Dallas, Texas 05/08/2014 (FINANCIALSTRENDS) – Lamar Advertising Co (NASDAQ:LAMR) reported generating first quarter 2014 net revenues of $284.9 million. This is a 3% increase on the $276.6 million in revenue the company reported for the first quarter last year.
The earnings and other results were generally on par or slightly below analyst expectations, but the overall trend over the past couple of years is for Lamar to be moving steadily towards lower losses in each successive quarter. This means the red ink is about to turn black quite soon.
Lamar Advertising First Quarter Earnings Report
Lamar reported $31.1 million in operating income for the first quarter of 2014, which compares favorably to the $19.1 million reported for the first quarter last year. The company recognized a net $4.8 million loss for the first quarter this year, which is less than half the $10.3 million loss reported for the same quarter in 2013.
Adjusted EBITDA for the first quarter this year was $104.4 million, which is a 1.2% increase on the $103.1 million in adjusted EBITDA reported for the first quarter last year.
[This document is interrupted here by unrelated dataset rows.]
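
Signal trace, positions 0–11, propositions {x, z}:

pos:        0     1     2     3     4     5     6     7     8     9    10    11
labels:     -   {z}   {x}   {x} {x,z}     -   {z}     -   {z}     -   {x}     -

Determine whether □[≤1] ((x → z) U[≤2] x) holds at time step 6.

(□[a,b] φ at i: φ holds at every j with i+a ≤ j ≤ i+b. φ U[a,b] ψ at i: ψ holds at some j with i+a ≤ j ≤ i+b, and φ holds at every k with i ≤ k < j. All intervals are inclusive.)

False

Check ((x → z) U[≤2] x) at every j in [6,7]:
  j=6: fails
  j=7: fails
Fails at j=6 → formula fails.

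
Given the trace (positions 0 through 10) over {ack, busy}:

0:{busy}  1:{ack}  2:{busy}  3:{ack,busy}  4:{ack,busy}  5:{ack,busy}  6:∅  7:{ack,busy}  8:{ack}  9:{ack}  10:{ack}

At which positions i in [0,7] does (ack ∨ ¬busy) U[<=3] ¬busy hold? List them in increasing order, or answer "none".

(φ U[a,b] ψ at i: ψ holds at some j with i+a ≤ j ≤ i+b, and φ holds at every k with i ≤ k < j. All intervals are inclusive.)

1, 3, 4, 5, 6, 7

Evaluate at each i in [0,7]:
  i=0: ✗ (lhs fails at k=0 before rhs at j=1)
  i=1: ✓ (rhs at j=1)
  i=2: ✗ (no rhs in [2,5])
  i=3: ✓ (rhs at j=6; lhs holds on [3,5])
  i=4: ✓ (rhs at j=6; lhs holds on [4,5])
  i=5: ✓ (rhs at j=6; lhs holds on [5,5])
  i=6: ✓ (rhs at j=6)
  i=7: ✓ (rhs at j=8; lhs holds on [7,7])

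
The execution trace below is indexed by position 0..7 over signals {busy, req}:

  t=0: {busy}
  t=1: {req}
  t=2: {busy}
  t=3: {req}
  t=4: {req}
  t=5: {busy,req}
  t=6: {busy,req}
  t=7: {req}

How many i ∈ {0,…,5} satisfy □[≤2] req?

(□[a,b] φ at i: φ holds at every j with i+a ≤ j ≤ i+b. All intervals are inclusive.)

Evaluate at each i in [0,5]:
  i=0: ✗ (fails at j=0)
  i=1: ✗ (fails at j=2)
  i=2: ✗ (fails at j=2)
  i=3: ✓ (all of [3,5])
  i=4: ✓ (all of [4,6])
  i=5: ✓ (all of [5,7])
Positions where it holds: {3, 4, 5} → 3.

3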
New Metrics Introduced by Lamar Advertising
Lamar Advertising also unveiled two new metrics, FFO and AFFO, which many REITs tend to provide to investors. Funds From Operations (FFO) for the first quarter 2014 were $60.4 million, as compared to $59.3 million for the first quarter in 2013. Adjusted Funds From Operations (AFFO) were reported to be $58.8 million for the first quarter this year, as compared to $50.2 million for the same quarter last year.
Lamar also provided guidance for the second quarter of 2014.They expect adjusted net revenue for the second quarter to be in the range of $331 to $334 million. This will be an increase of 1-2% on a pro forma adjusted basis.